OMC Stringer upper pinion shaft

studdy05

Petty Officer 3rd Class
Joined
Mar 27, 2008
Messages
81
Re: OMC Stringer upper pinion shaft

My number 8 above is highly related to your last question.

You need to be as close to 500 to 550 RPMS as you can for the IDEAL shift to keep the grinding out from what I have experienced. 700 is just too dern high. I will grind at that every time and I cringe.

The cut out switches and nominal neutral adjustments do one big thing and one minor thing. The big thing is keeping it from starting in gear. The other thing is keeping you from trying to shift with too high an RPM. One is safety, the other is protection.
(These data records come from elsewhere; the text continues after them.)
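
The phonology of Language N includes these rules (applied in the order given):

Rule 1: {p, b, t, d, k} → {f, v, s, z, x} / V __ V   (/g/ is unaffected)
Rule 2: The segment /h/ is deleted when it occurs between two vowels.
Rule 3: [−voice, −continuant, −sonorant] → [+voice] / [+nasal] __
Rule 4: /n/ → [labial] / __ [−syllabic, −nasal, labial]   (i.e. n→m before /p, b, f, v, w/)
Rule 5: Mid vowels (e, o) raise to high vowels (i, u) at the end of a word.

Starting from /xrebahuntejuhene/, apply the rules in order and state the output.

Rule 1 (intervocalic spirantization): /b/ is a stop between vowels /e/ and /a/, so it spirantizes to the fricative [v]. /xrebahuntejuhene/ → xrevahuntejuhene.
Rule 2 (intervocalic h-deletion): /h/ occurs between vowels /a/ and /u/, so it deletes. /h/ occurs between vowels /u/ and /e/, so it deletes. /xrevahuntejuhene/ → xrevauntejuene.
Rule 3 (post-nasal voicing): /t/ is a voiceless stop immediately after the nasal /n/, so it voices to [d]. /xrevauntejuene/ → xrevaundejuene.
Rule 4 (nasal place assimilation): no segment meets the environment; /xrevaundejuene/ is unchanged.
Rule 5 (final vowel raising): /e/ is a mid vowel in word-final position, so it raises to [i]. /xrevaundejuene/ → xrevaundejueni.

xrevaundejueni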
For that, you give up a ton of flexability and get a ton of grief with adjustments just like you mentioned, that are largely due to heat expansion and a design mechanism that is inherintly unstable. Again my opinion.

I am the only operator of my boat and as such took liberties with the design. ( I took all that crap off. It worked only when I didn't want it to and I am not so dumb as to start in gear.)

To that end, I am in the process of finding a different gear shifter and cable apparatus, and totally seperate my throttle from my Forward/Reverse shifting. With better RPM control, and greater shift tolerances, I should eliminate grinding all together and get a longer life from my gears.

I dont make these types of decisions lightly. I learned and studied the design back and forth, did it right a few times, and read a ton on this very site about other peoples experience, then talked to few good Captains who all said seperate throttle and shifting is the only way to go.

Not recommending you doing this, just telling you how I am approaching it. Because I know exactly where you are coming from on that issue.